Overcoming Limitations for Youth in Camps

Many vulnerable young people, such as young migrants, young refugees, those in detention, and young people living in crowded areas such as townships or slums, live in conditions that put them at greater risk of contracting COVID-19 where hygiene and sanitation are difficult to maintain. They also have limited access to technology and alternate forms of education and information, including how to mitigate exposure to disease. Refugee camps are also affected by the nationwide curfew, UNFPA/Questscope Youth Center “A Space for Change” is not operating due to the government's decision to close all public places; only allowing public hospitals to operate. Although the youth spaces in Zaatari Camp for Syrian refugees have limited connectivity due to weaker internet connection, 50 youth volunteers at UNFPA/Questscope Youth Center are utilizing their WhatsApp groups to spread awareness messages their families, neighborhoods and other youth and social networks which have been shared by the Youth Task Force in the camp. Mohammad Zaher, a 30-year-old male, who is the manager of the center said: “Things are different now, we have never faced such circumstances. We have shifted all of our awareness work to WhatsApp. Youth are very enthusiastic to conduct initiatives in the street, but the main message is 'Stay at Home' to protect yourself, your family and your community”. Zaher further shared that the internet connection varies from one area to another in the camp, but many university students bought internet routers to ensure reliable access to the internet to continue their virtual education. Anwar, a 29-years-old female, is one of the youth workers in the center who recognizes the importance of staying at home and raising awareness among her peers and community inside the camp. Her children are attending their classes through TV channels dedicated by the government in collaboration with the Ministry of Education, but she feels that in the next phase, we need to think of innovative approaches to engage young children and adolescents to keep them motivated and enhance their learning opportunities.

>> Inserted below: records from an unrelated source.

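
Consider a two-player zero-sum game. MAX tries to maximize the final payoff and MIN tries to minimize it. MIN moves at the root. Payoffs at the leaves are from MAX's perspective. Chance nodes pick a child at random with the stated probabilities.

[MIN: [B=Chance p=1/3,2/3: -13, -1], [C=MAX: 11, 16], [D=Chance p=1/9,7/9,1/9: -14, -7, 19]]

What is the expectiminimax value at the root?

-5

B (Chance): 1/3·-13 + 2/3·-1 = -5
C (MAX): max(11, 16) = 16
D (Chance): 1/9·-14 + 7/9·-7 + 1/9·19 = -4.89
Root (MIN): min(-5, 16, -4.89) = -5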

Youth Collective Action is the Key!

Young people represent a valuable resource and network during crises and public health emergencies. With the right training on the COVID-19 and its transmission, young people can work jointly with health authorities to help break the chain of infection. The Jordan Youth Peace and Security 2250 National Coalition is working toward a collective action by mobilizing 22 organizations and entities from research institutes, universities, civil society, UN actors, and INGO’s, in addition to 20 young females and males working in multiple ways for peace and security across the Kingdom. The Coalition will be working with the national campaign “Elak o Feed” which translates “For you and for the benefit of others” in collaboration with the Ministry of Health, Royal Health Awareness Society, UNICEF, WHO and National Center for Family Affairs. The campaign focuses on virtual and social media messaging around COVID-19. In spite of digital inequalities, this generation of young people is more connected to technology, media, and the internet than any other generation. In this time of social distancing and lockdowns, many young peoples' familiarity with technology is fundamental in spreading vital information, supporting each other and the larger community. Jordanian youth are playing a critical role in disseminating accurate information on COVID-19 on risk reduction, national preparedness and response efforts.